Life after Java 9: Will you miss the old version numbering scheme?

A lot will change in the Java world now that JDK 9 has been released. Oracle has proposed a new version numbering scheme in order to emphasize the time-based releases and to make it easier to figure out the release date of any particular release. In short, there will be no Java 10 — instead, we’ll have 18.3 (March 2018), then 18.9 (September 2018) and so on. Which scheme do you prefer?

September 21, 2017 was a day to remember — Java SE 9 was released and people couldn’t be more excited about the new version.

The Java 9 release party in Munich, Germany was a blast — the crowd burst into applause as the new version was released. Java 9 was launched in style in Santa Clara (according to Twitter) but enough about parties.

Post – Java 9 version numbering scheme

It’s too early to think of what’s next since we’re still enjoying the adrenaline rush from the new release but whether we want it or not, some things will change.

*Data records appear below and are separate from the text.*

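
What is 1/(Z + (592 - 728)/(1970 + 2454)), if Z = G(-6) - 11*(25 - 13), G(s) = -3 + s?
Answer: -553/77990 ≈ -0.0070907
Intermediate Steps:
Z = -141 (Z = (-3 - 6) - 11*(25 - 13) = -9 - 11*12 = -9 - 132 = -141)
1/(Z + (592 - 728)/(1970 + 2454)) = 1/(-141 + (592 - 728)/(1970 + 2454)) = 1/(-141 - 136/4424) = 1/(-141 - 136*1/4424) = 1/(-141 - 17/553) = 1/(-77990/553) = -553/77990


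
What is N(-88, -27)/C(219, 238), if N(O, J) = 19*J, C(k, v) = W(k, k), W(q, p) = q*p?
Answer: -57/5329 ≈ -0.010696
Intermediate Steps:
W(q, p) = p*q
C(k, v) = k² (C(k, v) = k*k = k²)
N(-88, -27)/C(219, 238) = (19*(-27))/(219²) = -513/47961 = -513*1/47961 = -57/5329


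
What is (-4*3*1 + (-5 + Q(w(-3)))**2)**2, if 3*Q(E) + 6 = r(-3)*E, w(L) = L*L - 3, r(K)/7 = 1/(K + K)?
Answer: 456976/81 ≈ 5641.7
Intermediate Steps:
r(K) = 7/(2*K) (r(K) = 7/(K + K) = 7/((2*K)) = 7*(1/(2*K)) = 7/(2*K))
w(L) = -3 + L**2 (w(L) = L**2 - 3 = -3 + L**2)
Q(E) = -2 - 7*E/18 (Q(E) = -2 + (((7/2)/(-3))*E)/3 = -2 + (((7/2)*(-1/3))*E)/3 = -2 + (-7*E/6)/3 = -2 - 7*E/18)
(-4*3*1 + (-5 + Q(w(-3)))**2)**2 = (-4*3*1 + (-5 + (-2 - 7*(-3 + (-3)**2)/18))**2)**2 = (-12*1 + (-5 + (-2 - 7*(-3 + 9)/18))**2)**2 = (-12 + (-5 + (-2 - 7/18*6))**2)**2 = (-12 + (-5 + (-2 - 7/3))**2)**2 = (-12 + (-5 - 13/3)**2)**2 = (-12 + (-28/3)**2)**2 = (-12 + 784/9)**2 = (676/9)**2 = 456976/81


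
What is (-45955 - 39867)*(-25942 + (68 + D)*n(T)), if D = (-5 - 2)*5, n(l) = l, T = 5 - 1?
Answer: 2215065820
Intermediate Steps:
T = 4
D = -35 (D = -7*5 = -35)
(-45955 - 39867)*(-25942 + (68 + D)*n(T)) = (-45955 - 39867)*(-25942 + (68 - 35)*4) = -85822*(-25942 + 33*4) = -85822*(-25942 + 132) = -85822*(-25810) = 2215065820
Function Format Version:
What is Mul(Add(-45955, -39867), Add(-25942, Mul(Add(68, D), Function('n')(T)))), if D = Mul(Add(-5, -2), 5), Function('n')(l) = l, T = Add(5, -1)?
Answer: 2215065820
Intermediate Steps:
T = 4
D = -35 (D = Mul(-7, 5) = -35)
Mul(Add(-45955, -39867), Add(-25942, Mul(Add(68, D), Function('n')(T)))) = Mul(Add(-45955, -39867), Add(-25942, Mul(Add(68, -35), 4))) = Mul(-85822, Add(-25942, Mul(33, 4))) = Mul(-85822, Add(-25942, 132)) = Mul(-85822, -25810) = 2215065820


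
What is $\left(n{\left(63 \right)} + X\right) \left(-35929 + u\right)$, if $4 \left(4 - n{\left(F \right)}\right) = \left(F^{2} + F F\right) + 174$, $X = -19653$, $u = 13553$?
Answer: $485044552$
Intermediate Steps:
$n{\left(F \right)} = - \frac{79}{2} - \frac{F^{2}}{2}$ ($n{\left(F \right)} = 4 - \frac{\left(F^{2} + F F\right) + 174}{4} = 4 - \frac{\left(F^{2} + F^{2}\right) + 174}{4} = 4 - \frac{2 F^{2} + 174}{4} = 4 - \frac{174 + 2 F^{2}}{4} = 4 - \left(\frac{87}{2} + \frac{F^{2}}{2}\right) = - \frac{79}{2} - \frac{F^{2}}{2}$)
$\left(n{\left(63 \right)} + X\right) \left(-35929 + u\right) = \left(\left(- \frac{79}{2} - \frac{63^{2}}{2}\right) - 19653\right) \left(-35929 + 13553\right) = \left(\left(- \frac{79}{2} - \frac{3969}{2}\right) - 19653\right) \left(-22376\right) = \left(-2024 - 19653\right) \left(-22376\right) = \left(-21677\right) \left(-22376\right) = 485044552$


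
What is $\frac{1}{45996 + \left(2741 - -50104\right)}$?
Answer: $\frac{1}{98841} \approx 1.0117 \cdot 10^{-5}$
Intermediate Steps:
$\frac{1}{45996 + \left(2741 - -50104\right)} = \frac{1}{45996 + \left(2741 + 50104\right)} = \frac{1}{45996 + 52845} = \frac{1}{98841}$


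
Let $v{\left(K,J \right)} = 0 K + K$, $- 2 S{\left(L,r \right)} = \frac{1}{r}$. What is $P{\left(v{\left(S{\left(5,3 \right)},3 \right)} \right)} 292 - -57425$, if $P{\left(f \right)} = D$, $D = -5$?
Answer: $55965$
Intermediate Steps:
$S{\left(L,r \right)} = - \frac{1}{2 r}$
$v{\left(K,J \right)} = K$ ($v{\left(K,J \right)} = 0 + K = K$)
$P{\left(f \right)} = -5$
$P{\left(v{\left(S{\left(5,3 \right)},3 \right)} \right)} 292 - -57425 = \left(-5\right) 292 - -57425 = -1460 + 57425 = 55965$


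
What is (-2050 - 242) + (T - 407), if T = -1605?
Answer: -4304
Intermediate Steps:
(-2050 - 242) + (T - 407) = (-2050 - 242) + (-1605 - 407) = -2292 - 2012 = -4304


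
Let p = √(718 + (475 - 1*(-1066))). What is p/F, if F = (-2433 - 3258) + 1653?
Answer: -√251/1346 ≈ -0.011770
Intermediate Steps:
p = 3*√251 (p = √(718 + (475 + 1066)) = √(718 + 1541) = √2259 = 3*√251 ≈ 47.529)
F = -4038 (F = -5691 + 1653 = -4038)
p/F = (3*√251)/(-4038) = (3*√251)*(-1/4038) = -√251/1346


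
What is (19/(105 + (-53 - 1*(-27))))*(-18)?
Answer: -342/79 ≈ -4.3291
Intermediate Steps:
(19/(105 + (-53 - 1*(-27))))*(-18) = (19/(105 + (-53 + 27)))*(-18) = (19/(105 - 26))*(-18) = (19/79)*(-18) = -342/79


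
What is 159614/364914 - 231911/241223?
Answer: -23062501366/44012824911 ≈ -0.52400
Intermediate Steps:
159614/364914 - 231911/241223 = 159614*(1/364914) - 231911*1/241223 = 79807/182457 - 231911/241223 = -23062501366/44012824911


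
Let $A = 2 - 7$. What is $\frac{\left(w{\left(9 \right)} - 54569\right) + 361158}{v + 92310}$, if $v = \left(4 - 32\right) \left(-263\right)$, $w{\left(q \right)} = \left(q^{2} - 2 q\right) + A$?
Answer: $\frac{5027}{1634} \approx 3.0765$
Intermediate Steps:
$A = -5$
$w{\left(q \right)} = -5 + q^{2} - 2 q$ ($w{\left(q \right)} = \left(q^{2} - 2 q\right) - 5 = -5 + q^{2} - 2 q$)
$v = 7364$ ($v = \left(-28\right) \left(-263\right) = 7364$)
$\frac{\left(w{\left(9 \right)} - 54569\right) + 361158}{v + 92310} = \frac{\left(\left(-5 + 9^{2} - 18\right) - 54569\right) + 361158}{7364 + 92310} = \frac{\left(\left(-5 + 81 - 18\right) - 54569\right) + 361158}{99674} = \left(\left(58 - 54569\right) + 361158\right) \frac{1}{99674} = \left(-54511 + 361158\right) \frac{1}{99674} = 306647 \cdot \frac{1}{99674} = \frac{5027}{1634}$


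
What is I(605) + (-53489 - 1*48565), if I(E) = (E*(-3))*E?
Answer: -1200129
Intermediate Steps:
I(E) = -3*E² (I(E) = (-3*E)*E = -3*E²)
I(605) + (-53489 - 1*48565) = -3*605² + (-53489 - 1*48565) = -3*366025 + (-53489 - 48565) = -1098075 - 102054 = -1200129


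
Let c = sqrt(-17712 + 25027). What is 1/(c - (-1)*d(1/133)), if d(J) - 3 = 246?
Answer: 249/54686 - sqrt(7315)/54686 ≈ 0.0029893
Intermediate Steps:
d(J) = 249 (d(J) = 3 + 246 = 249)
c = sqrt(7315) ≈ 85.528
1/(c - (-1)*d(1/133)) = 1/(sqrt(7315) - (-1)*249) = 1/(sqrt(7315) - 1*(-249)) = 1/(sqrt(7315) + 249) = 1/(249 + sqrt(7315))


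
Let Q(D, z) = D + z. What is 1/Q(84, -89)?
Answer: -⅕ ≈ -0.20000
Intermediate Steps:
1/Q(84, -89) = 1/(84 - 89) = 1/(-5) = -⅕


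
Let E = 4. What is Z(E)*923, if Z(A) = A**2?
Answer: 14768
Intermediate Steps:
Z(E)*923 = 4**2*923 = 16*923 = 14768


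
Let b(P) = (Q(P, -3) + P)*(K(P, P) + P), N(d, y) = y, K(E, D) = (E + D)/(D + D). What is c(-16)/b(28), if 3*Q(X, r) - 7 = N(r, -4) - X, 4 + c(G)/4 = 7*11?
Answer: 876/1711 ≈ 0.51198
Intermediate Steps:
K(E, D) = (D + E)/(2*D) (K(E, D) = (D + E)/((2*D)) = (D + E)*(1/(2*D)) = (D + E)/(2*D))
c(G) = 292 (c(G) = -16 + 4*(7*11) = -16 + 4*77 = -16 + 308 = 292)
Q(X, r) = 1 - X/3 (Q(X, r) = 7/3 + (-4 - X)/3 = 7/3 + (-4/3 - X/3) = 1 - X/3)
b(P) = (1 + P)*(1 + 2*P/3) (b(P) = ((1 - P/3) + P)*((P + P)/(2*P) + P) = (1 + 2*P/3)*((2*P)/(2*P) + P) = (1 + 2*P/3)*(1 + P) = (1 + P)*(1 + 2*P/3))
c(-16)/b(28) = 292/(1 + (⅔)*28² + (5/3)*28) = 292/(1 + (⅔)*784 + 140/3) = 292/(1 + 1568/3 + 140/3) = 292/(1711/3) = 292*(3/1711) = 876/1711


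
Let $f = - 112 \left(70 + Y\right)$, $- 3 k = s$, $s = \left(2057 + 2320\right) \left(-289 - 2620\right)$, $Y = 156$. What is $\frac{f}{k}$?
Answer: $- \frac{25312}{4244231} \approx -0.0059639$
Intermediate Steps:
$s = -12732693$ ($s = 4377 \left(-2909\right) = -12732693$)
$k = 4244231$ ($k = \left(- \frac{1}{3}\right) \left(-12732693\right) = 4244231$)
$f = -25312$ ($f = - 112 \left(70 + 156\right) = \left(-112\right) 226 = -25312$)
$\frac{f}{k} = - \frac{25312}{4244231}$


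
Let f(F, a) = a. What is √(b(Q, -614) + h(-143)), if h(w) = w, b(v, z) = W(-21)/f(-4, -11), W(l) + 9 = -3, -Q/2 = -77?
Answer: I*√17171/11 ≈ 11.913*I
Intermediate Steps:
Q = 154 (Q = -2*(-77) = 154)
W(l) = -12 (W(l) = -9 - 3 = -12)
b(v, z) = 12/11 (b(v, z) = -12/(-11) = -12*(-1/11) = 12/11)
√(b(Q, -614) + h(-143)) = √(12/11 - 143) = √(-1561/11) = I*√17171/11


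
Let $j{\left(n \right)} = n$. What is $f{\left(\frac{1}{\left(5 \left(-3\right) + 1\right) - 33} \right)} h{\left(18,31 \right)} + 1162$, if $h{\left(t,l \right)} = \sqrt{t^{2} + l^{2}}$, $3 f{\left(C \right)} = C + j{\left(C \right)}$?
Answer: $1162 - \frac{2 \sqrt{1285}}{141} \approx 1161.5$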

Not long ago, Mark Reinhold, the Chief Architect of the Java Platform Group at Oracle, proposed that the Java SE Platform and the JDK go from “the historical feature-driven release model to a strict, time-based model with a new feature release every six months, update releases every quarter, and a long-term support release every three years.”

To make it clear that these are time-based releases, and to make it easy to figure out the release date of any particular release, the version strings of feature releases will be of the form $YEAR.$MONTH. Thus next year’s March release will be 18.3, and the September long-term support release will be 18.9.

Donald Smith, Senior Director of Product Management for Java SE at Oracle told us that “the new model will encourage quality because ‘missing a train’ with a feature that is not quite ready means only a six-month delay whereas before it could mean years.”

Nicolas Parlog wrote in a blog post that even though two feature releases per year sounds good, “one problem with year.month is that it looks like semantic versioning but isn’t — 18.9 might have more severe changes than 19.3, yet the latter incremented the ‘major version’, while the former did not.”

The new scheme — Thoughts

Although the proposal has received positive feedback, the new scheme is a different story. According to Gili Tzabari, “every product that has used time-based version numbers has inevitably dropped the approach (the only exception that comes to mind is MS Word).”

Also, every newcomer has to be taught about this, so they don’t go looking for 18.4. And heavens forbid one release is not on time, so there’s a 18.4 after all. Or the release months change because nobody works over the summer, so x.9 never had any interesting new features. (At least that would reestablish semantic versioning.)

He believes that even though “the LTS release is important to Oracle and big business, it will be pretty unimportant to the community.” Furthermore, “a year/month scheme is unusual and unexpected.” 

Read the entire plea here. 

Stephen proposes that “versions should simply increase incrementally”:

March 2018 — v10
September 2018 — v11
March 2019 — v12
September 2019 — v13
and so on.

His tweet gathered a lot of comments and retweets. Uwe Schindler (we recently talked with him about the state of Java) supported Stephen’s plea and explained that he’d rather see Oracle keep version numbers. “I’d say in March 2018 comes 9.1 as I understood it when new version scheme in Java 9 was added,” Uwe added.

Srikanta, a former IBMer opined that the idea of two releases per year “will make it cumbersome” in four-five years.

Some other reactions include:

Nicolai Parlog also thinks it’s a good idea “to stick to the current scheme and increment the minor version with every feature release unless it contains considerable language/JVM changes, in which case the major version gets bumped,” according to his latest blog post.

If all that’s no good and the year needs to be in there, I have a final suggestion: Go with year.increment (18.1, 18.2, …) like JetBrains does for IntelliJ et al. This would give more leeway for adding, omitting, or rescheduling releases or the entire release schedule without baking that into the version.

Déjà-vu

This is not the first time Oracle has changed the version numbering scheme and it’s definitely not the first time developers have found it confusing.

This might help you see it differently:

Donald Smith urged Java users to “think of 9->18.3 as you might 8->8u20, and 18.3->18.9 as you might think of 8u20->8u40.”

He explained that those who look at the release history of 8->8u20->8u40 “will see the six-month pattern already well established…” and added that “the new way means spec/API changes can be made leading to more meaningful updates…”

Nothing is set in stone — not yet at least

However, right now the new version numbering scheme is just a proposal. As Falk Sippach pointed out in a recent interview, “no one knows whether it really is going to go this way.”

On the one hand, I think it is a good idea since small features will be shipped fast this way. On the other hand, the scope of releases will be quite small, feature wise. The differences between some versions like 2018.9 and 2019.3 will be rather small, consisting mostly of details. Developers need to adjust their way of thinking about Java. New Java versions won’t be big events anymore, unlike those we were looking forward to up to now.